Campania sizzles in the summer and can suffer from high humidity too. Spring and autumn are often warm and pleasant with occasional showers. The best times to visit are undoubtedly early Spring and October when the weather is pleasant enought to get a mild suntan and the crowds a mere anticipation or memory.
Naples’ Capodichino Airport, 8kms to the north of the city, handles domestic and international flights. The train station can be reached easily from the airport by bus. To go to the Amalfi Coast it is easiest to rent a car, otherwise the local train service the Circumvesuviana regularly leaves from Naples main train station to Sorrento. From there buses make their way along the winding road to Positano, Amalfi and Ravello. Naples also has very active ports from where you can get regular ferries and hydrofoils to Capri, Ischia, Procida and Sorrento, and in high-season to Positano and Amalfi. Car ferries to Procida and Ischia leave from Pozzuoli, 12 kms north-west of the city.

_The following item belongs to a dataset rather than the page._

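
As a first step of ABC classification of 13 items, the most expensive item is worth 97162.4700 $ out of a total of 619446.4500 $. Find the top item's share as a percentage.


Top item = 97162.4700
Total = 619446.4500
Percentage = 97162.4700 / 619446.4500 * 100 = 15.6854

15.6854%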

The main attraction activity-wise in this area are the beaches. Pollica, located in the protected Cilento National park, was rated one of Italy’s top ten coastlines in 2003 by national environmental association Legambiente Vesuvius’ crater can also easily be visited. There are regular buses from Pompei to the site (which is now a national park) and the entrance fee includes a guide. With all the volcanic activity in the area around Naples thermal baths have been enjoyed for centuries. Most are located in the Campi Flegrei area, for example the Terme di Nerone or the Terme di San Germano. Otherwise there are ample facilities for keen scuba divers on the islands and off Mergellina in the west of Naples.